Originally Posted by SunsetMan
The odds of her falling again, for anyone, are about as good as ME falling for someone else. I Am completely ok with those odds
Um . . . what do you take those odds to be? I mean, you fell for her
in the middle of your former marriage, yes? Seems it could happen at any time . . .
You may be held captive by an image of what monogamy means: the two of you will be so caught up in one another, so absorbed in your life together, that you will never even look at or think about anyone else, ever again.
Your own past experience suggests it's not like that, even if your relationship with your current partner is much more secure and happy than your former marriage.

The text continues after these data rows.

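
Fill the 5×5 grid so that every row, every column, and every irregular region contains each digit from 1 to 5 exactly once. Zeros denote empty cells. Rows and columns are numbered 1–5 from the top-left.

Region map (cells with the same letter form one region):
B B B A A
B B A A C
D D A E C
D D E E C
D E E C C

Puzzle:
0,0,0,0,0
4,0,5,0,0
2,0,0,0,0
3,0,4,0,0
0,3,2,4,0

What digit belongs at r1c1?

r1c5 = 4: in row 1, 4 can only go here (every other open cell in that row sees a 4).
r3c2 = 4: in row 3, 4 can only go here (every other open cell in that row sees a 4).
r4c5 = 2: in row 4, 2 can only go here (every other open cell in that row sees a 2).
r1c3 = 3: in region B, 3 can only go here (every other open cell in that region sees a 3).
r3c3 = 1: row 3 has {2,4}; col 3 has {2,3,4,5}; region has {4,5} → only 1 remains.
r3c4 = 5: row 3 has {1,2,4}; col 4 has {4}; region has {2,3,4} → only 5 remains.
r3c5 = 3: row 3 has {1,2,4,5}; col 5 has {2,4}; region has {2,4} → only 3 remains.
r4c4 = 1: row 4 has {2,3,4}; col 4 has {4,5}; region has {2,3,4,5} → only 1 remains.
r1c4 = 2: row 1 has {3,4}; col 4 has {1,4,5}; region has {1,4,5} → only 2 remains.
r2c4 = 3: row 2 has {4,5}; col 4 has {1,2,4,5}; region has {1,2,4,5} → only 3 remains.
r2c5 = 1: row 2 has {3,4,5}; col 5 has {2,3,4}; region has {2,3,4} → only 1 remains.
r4c2 = 5: row 4 has {1,2,3,4}; col 2 has {3,4}; region has {2,3,4} → only 5 remains.
r5c1 = 1: row 5 has {2,3,4}; col 1 has {2,3,4}; region has {2,3,4,5} → only 1 remains.
r5c5 = 5: row 5 has {1,2,3,4}; col 5 has {1,2,3,4}; region has {1,2,3,4} → only 5 remains.
r1c1 = 5: row 1 has {2,3,4}; col 1 has {1,2,3,4}; region has {3,4} → only 5 remains.

5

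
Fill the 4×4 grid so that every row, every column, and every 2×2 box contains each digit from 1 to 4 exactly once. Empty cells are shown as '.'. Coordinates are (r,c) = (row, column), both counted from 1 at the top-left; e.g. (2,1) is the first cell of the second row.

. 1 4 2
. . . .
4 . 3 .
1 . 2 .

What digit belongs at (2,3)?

1

(1,1) = 3 (sole candidate).
(2,1) = 2 (sole candidate).
(2,2) = 4 (sole candidate).
(2,3) = 1: row 2 has {2,4}; col 3 has {2,3,4}; box has {2,4} → only 1 remains.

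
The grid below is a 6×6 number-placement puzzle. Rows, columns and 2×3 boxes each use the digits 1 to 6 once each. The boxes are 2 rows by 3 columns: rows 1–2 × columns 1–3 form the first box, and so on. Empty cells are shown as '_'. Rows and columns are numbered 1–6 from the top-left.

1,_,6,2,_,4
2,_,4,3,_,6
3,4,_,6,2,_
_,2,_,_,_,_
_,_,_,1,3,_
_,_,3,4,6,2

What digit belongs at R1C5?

R1C5 = 5: row 1 has {1,2,4,6}; col 5 has {2,3,6}; box has {2,3,4,6} → only 5 remains.

5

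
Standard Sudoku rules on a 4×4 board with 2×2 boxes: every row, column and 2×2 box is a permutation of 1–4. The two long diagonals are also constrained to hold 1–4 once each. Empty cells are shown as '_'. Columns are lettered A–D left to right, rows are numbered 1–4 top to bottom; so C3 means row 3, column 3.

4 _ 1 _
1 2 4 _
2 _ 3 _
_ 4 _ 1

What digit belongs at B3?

B1 = 3: row 1 has {1,4}; col 2 has {2,4}; box has {1,2,4} → only 3 remains.
D1 = 2: row 1 has {1,3,4}; col 4 has {1}; box has {1,4}; anti-diagonal has {4} → only 2 remains.
D2 = 3: row 2 has {1,2,4}; col 4 has {1,2}; box has {1,2,4} → only 3 remains.
B3 = 1: row 3 has {2,3}; col 2 has {2,3,4}; box has {2,4}; anti-diagonal has {2,4} → only 1 remains.

1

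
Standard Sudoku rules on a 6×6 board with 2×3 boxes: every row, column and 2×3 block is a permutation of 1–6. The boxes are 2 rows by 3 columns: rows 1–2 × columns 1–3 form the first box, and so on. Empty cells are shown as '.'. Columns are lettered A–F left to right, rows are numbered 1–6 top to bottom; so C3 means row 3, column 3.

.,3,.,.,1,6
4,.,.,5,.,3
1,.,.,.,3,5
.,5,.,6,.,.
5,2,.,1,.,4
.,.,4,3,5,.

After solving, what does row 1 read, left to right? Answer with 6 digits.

235416

A1 = 2: row 1 has {1,3,6}; col 1 has {1,4,5}; box has {3,4} → only 2 remains.
C1 = 5: row 1 has {1,2,3,6}; col 3 has {4}; box has {2,3,4} → only 5 remains.
D1 = 4: row 1 has {1,2,3,5,6}; col 4 has {1,3,5,6}; box has {1,3,5,6} → only 4 remains.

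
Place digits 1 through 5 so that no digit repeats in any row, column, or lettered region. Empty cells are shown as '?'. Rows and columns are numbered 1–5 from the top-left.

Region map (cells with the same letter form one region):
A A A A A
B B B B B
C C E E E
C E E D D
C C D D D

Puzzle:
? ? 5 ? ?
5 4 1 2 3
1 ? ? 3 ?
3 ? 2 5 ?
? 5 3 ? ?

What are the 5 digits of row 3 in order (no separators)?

12435

row 3, column 2 = 2: row 3 has {1,3}; col 2 has {4,5}; region has {1,3,5} → only 2 remains.
row 3, column 3 = 4: row 3 has {1,2,3}; col 3 has {1,2,3,5}; region has {2,3} → only 4 remains.
row 3, column 5 = 5: row 3 has {1,2,3,4}; col 5 has {3}; region has {2,3,4} → only 5 remains.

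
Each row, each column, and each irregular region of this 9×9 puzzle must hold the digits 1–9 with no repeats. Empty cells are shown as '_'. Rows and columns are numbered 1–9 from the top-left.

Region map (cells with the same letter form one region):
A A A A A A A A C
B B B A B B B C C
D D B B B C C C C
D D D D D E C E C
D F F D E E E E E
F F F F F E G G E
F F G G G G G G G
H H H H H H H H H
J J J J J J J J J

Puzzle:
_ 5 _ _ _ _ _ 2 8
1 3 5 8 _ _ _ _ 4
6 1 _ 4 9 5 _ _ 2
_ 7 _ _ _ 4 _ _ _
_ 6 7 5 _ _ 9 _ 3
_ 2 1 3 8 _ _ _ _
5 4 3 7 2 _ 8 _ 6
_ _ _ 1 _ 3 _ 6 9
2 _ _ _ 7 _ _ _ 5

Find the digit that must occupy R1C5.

R2C5 = 6: row 2 has {1,3,4,5,8}; col 5 has {2,7,8,9}; region has {1,3,4,5,9} → only 6 remains.
R3C3 = 8: row 3 has {1,2,4,5,6,9}; col 3 has {1,3,5,7}; region has {1,3,4,5,6,9} → only 8 remains.
R4C5 = 3: row 4 has {4,7}; col 5 has {2,6,7,8,9}; region has {1,5,6,7} → only 3 remains.
R4C9 = 1: row 4 has {3,4,7}; col 9 has {2,3,4,5,6,8,9}; region has {2,4,5,8} → only 1 remains.
R5C5 = 1: row 5 has {3,5,6,7,9}; col 5 has {2,3,6,7,8,9}; region has {3,4,9} → only 1 remains.
R5C8 = 8: row 5 has {1,3,5,6,7,9}; col 8 has {2,6}; region has {1,3,4,9} → only 8 remains.
R6C1 = 9: row 6 has {1,2,3,8}; col 1 has {1,2,5,6}; region has {1,2,3,4,5,6,7,8} → only 9 remains.
R6C9 = 7: row 6 has {1,2,3,8,9}; col 9 has {1,2,3,4,5,6,8,9}; region has {1,3,4,8,9} → only 7 remains.
R8C2 = 8: row 8 has {1,3,6,9}; col 2 has {1,2,3,4,5,6,7}; region has {1,3,6,9} → only 8 remains.
R9C2 = 9: row 9 has {2,5,7}; col 2 has {1,2,3,4,5,6,7,8}; region has {2,5,7} → only 9 remains.
R9C4 = 6: row 9 has {2,5,7,9}; col 4 has {1,3,4,5,7,8}; region has {2,5,7,9} → only 6 remains.
R1C4 = 9: row 1 has {2,5,8}; col 4 has {1,3,4,5,6,7,8}; region has {2,5,8} → only 9 remains.
R1C5 = 4: row 1 has {2,5,8,9}; col 5 has {1,2,3,6,7,8,9}; region has {2,5,8,9} → only 4 remains.

4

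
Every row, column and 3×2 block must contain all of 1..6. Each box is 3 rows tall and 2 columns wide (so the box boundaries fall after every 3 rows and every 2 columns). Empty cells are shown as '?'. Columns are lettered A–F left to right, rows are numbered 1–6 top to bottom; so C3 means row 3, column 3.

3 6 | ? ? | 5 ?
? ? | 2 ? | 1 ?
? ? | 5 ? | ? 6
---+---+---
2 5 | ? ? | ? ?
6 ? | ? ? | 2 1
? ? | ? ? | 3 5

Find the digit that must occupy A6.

4

B2 = 4: row 2 has {1,2}; col 2 has {5,6}; box has {3,6} → only 4 remains.
F2 = 3: row 2 has {1,2,4}; col 6 has {1,5,6}; box has {1,5,6} → only 3 remains.
A3 = 1: row 3 has {5,6}; col 1 has {2,3,6}; box has {3,4,6} → only 1 remains.
B3 = 2: row 3 has {1,5,6}; col 2 has {4,5,6}; box has {1,3,4,6} → only 2 remains.
E3 = 4: row 3 has {1,2,5,6}; col 5 has {1,2,3,5}; box has {1,3,5,6} → only 4 remains.
E4 = 6: row 4 has {2,5}; col 5 has {1,2,3,4,5}; box has {1,2,3,5} → only 6 remains.
F4 = 4: row 4 has {2,5,6}; col 6 has {1,3,5,6}; box has {1,2,3,5,6} → only 4 remains.
B5 = 3: row 5 has {1,2,6}; col 2 has {2,4,5,6}; box has {2,5,6} → only 3 remains.
C5 = 4: row 5 has {1,2,3,6}; col 3 has {2,5}; box has {} → only 4 remains.
D5 = 5: row 5 has {1,2,3,4,6}; col 4 has {}; box has {4} → only 5 remains.
A6 = 4: row 6 has {3,5}; col 1 has {1,2,3,6}; box has {2,3,5,6} → only 4 remains.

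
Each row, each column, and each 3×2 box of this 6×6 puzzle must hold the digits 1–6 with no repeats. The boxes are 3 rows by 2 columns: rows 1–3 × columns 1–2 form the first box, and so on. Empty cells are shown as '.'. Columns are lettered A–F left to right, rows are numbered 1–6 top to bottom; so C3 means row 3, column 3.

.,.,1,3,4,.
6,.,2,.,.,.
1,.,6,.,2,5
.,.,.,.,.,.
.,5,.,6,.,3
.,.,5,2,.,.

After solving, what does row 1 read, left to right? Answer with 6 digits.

521346

B1 = 2: row 1 has {1,3,4}; col 2 has {5}; box has {1,6} → only 2 remains.
F1 = 6: row 1 has {1,2,3,4}; col 6 has {3,5}; box has {2,4,5} → only 6 remains.
F2 = 1 (sole candidate).
D3 = 4 (sole candidate).
D4 = 1 (sole candidate).
C5 = 4 (sole candidate).
E5 = 1 (sole candidate).
E6 = 6 (sole candidate).
F6 = 4 (sole candidate).
A1 = 5: row 1 has {1,2,3,4,6}; col 1 has {1,6}; box has {1,2,6} → only 5 remains.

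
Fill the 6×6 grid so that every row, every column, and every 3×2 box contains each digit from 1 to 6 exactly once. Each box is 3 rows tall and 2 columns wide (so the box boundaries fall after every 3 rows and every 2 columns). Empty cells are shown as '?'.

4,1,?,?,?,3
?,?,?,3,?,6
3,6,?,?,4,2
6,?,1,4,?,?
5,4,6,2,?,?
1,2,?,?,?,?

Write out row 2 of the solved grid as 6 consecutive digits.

254316

row 1, column 5 = 5: row 1 has {1,3,4}; col 5 has {4}; box has {2,3,4,6} → only 5 remains.
row 2, column 1 = 2: row 2 has {3,6}; col 1 has {1,3,4,5,6}; box has {1,3,4,6} → only 2 remains.
row 2, column 2 = 5: row 2 has {2,3,6}; col 2 has {1,2,4,6}; box has {1,2,3,4,6} → only 5 remains.
row 2, column 3 = 4: row 2 has {2,3,5,6}; col 3 has {1,6}; box has {3} → only 4 remains.
row 2, column 5 = 1: row 2 has {2,3,4,5,6}; col 5 has {4,5}; box has {2,3,4,5,6} → only 1 remains.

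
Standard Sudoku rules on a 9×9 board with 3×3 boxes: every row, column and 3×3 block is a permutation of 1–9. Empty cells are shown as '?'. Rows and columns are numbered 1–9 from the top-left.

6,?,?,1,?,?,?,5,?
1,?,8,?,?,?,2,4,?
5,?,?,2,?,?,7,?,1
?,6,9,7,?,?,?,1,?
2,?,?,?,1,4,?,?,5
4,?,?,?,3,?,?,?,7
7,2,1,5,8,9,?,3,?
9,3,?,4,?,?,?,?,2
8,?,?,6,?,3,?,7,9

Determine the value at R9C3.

4

R4C1 = 3 (sole candidate).
R5C3 = 7 (sole candidate).
R6C3 = 5 (sole candidate).
R8C3 = 6 (sole candidate).
R8C5 = 7 (sole candidate).
R8C6 = 1 (sole candidate).
R8C8 = 8 (sole candidate).
R9C3 = 4: row 9 has {3,6,7,8,9}; col 3 has {1,5,6,7,8,9}; box has {1,2,3,6,7,8,9} → only 4 remains.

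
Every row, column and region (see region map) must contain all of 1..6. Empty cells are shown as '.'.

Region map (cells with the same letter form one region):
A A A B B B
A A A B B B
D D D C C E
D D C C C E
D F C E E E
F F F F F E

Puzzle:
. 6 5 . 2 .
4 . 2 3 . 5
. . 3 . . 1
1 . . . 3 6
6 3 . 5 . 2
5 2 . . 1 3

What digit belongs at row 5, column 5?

row 1, column 1 = 3 (sole candidate).
row 1, column 6 = 4 (sole candidate).
row 2, column 2 = 1 (sole candidate).
row 2, column 5 = 6 (sole candidate).
row 3, column 1 = 2 (sole candidate).
row 4, column 3 = 4 (sole candidate).
row 4, column 4 = 2 (sole candidate).
row 5, column 3 = 1 (sole candidate).
row 5, column 5 = 4: row 5 has {1,2,3,5,6}; col 5 has {1,2,3,6}; region has {1,2,3,5,6} → only 4 remains.

4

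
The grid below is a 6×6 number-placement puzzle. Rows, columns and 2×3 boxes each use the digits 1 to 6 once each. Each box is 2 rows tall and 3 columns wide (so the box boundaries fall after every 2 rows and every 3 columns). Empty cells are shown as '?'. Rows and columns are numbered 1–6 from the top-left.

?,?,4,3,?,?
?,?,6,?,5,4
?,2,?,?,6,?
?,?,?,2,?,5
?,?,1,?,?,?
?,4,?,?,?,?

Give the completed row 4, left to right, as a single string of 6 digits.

R2C4 = 1 (sole candidate).
R3C4 = 4 (sole candidate).
R4C3 = 3: row 4 has {2,5}; col 3 has {1,4,6}; box has {2} → only 3 remains.
R4C5 = 1: row 4 has {2,3,5}; col 5 has {5,6}; box has {2,4,5,6} → only 1 remains.
R1C5 = 2 (sole candidate).
R1C6 = 6 (sole candidate).
R2C2 = 3 (sole candidate).
R3C3 = 5 (sole candidate).
R3C6 = 3 (sole candidate).
R4C2 = 6: row 4 has {1,2,3,5}; col 2 has {2,3,4}; box has {2,3,5} → only 6 remains.
R5C2 = 5 (sole candidate).
R5C4 = 6 (sole candidate).
R5C6 = 2 (sole candidate).
R6C3 = 2 (sole candidate).
R6C4 = 5 (sole candidate).
R6C5 = 3 (sole candidate).
R6C6 = 1 (sole candidate).
R1C2 = 1 (sole candidate).
R2C1 = 2 (sole candidate).
R3C1 = 1 (sole candidate).
R4C1 = 4: row 4 has {1,2,3,5,6}; col 1 has {1,2}; box has {1,2,3,5,6} → only 4 remains.

463215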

If you choose to be monogamous, it will have to be a choice
, one that is constantly, deliberately renewed, even in the face of crushes on and deep friendships with others. If she really is open to poly, and if you yourself have a history of having affairs, then it seems it will often be a difficult
choice, and sometimes a painful one.
You and your current partner really need to work through this, with total, brutal honesty. Is monogamy really going to be your best course? Will either of you have to make unacceptable sacrifices to remain utterly faithful to one another? And what sort of outside relationships are possible or permissible on your understanding of monogamy?
The first part of your post could easily have been a description of me, so I recognize some of where you're coming from. I don't know if this will resonate with you, but it's long been the case that I generally get along better with women than with men.
When I was steadfastly monogamous, this was something of a problem. From the conventional point of view, a married man spending time even as a friend
with a woman who is not his wife is already slightly scandalous. From my own point of view, the complicating factor of possibly being attracted
to the women I like made it seem dangerous.
Since I was committed to monogamy, this meant I had to keep a safe distance from the very people with whom I was most likely to develop close friendships . . . and so I remained disconnected and alone, other than my relationship with my wife.
In hindsight, that was an unacceptable sacrifice. I was cutting off an entire aspect of my life, an entire direction of personal development.
Would your new partner have to lop off entire aspects of herself to be faithful to you? Would you want to insist on her doing so?
For that matter, would you be cutting of possibilities for yourself, possibilities for life and growth and happiness, possibilities that maybe ought not to be cut off?
The two of you may, in the end, choose monogamy. Just make sure you choose it each for your own sake, with a full understanding of what it entails.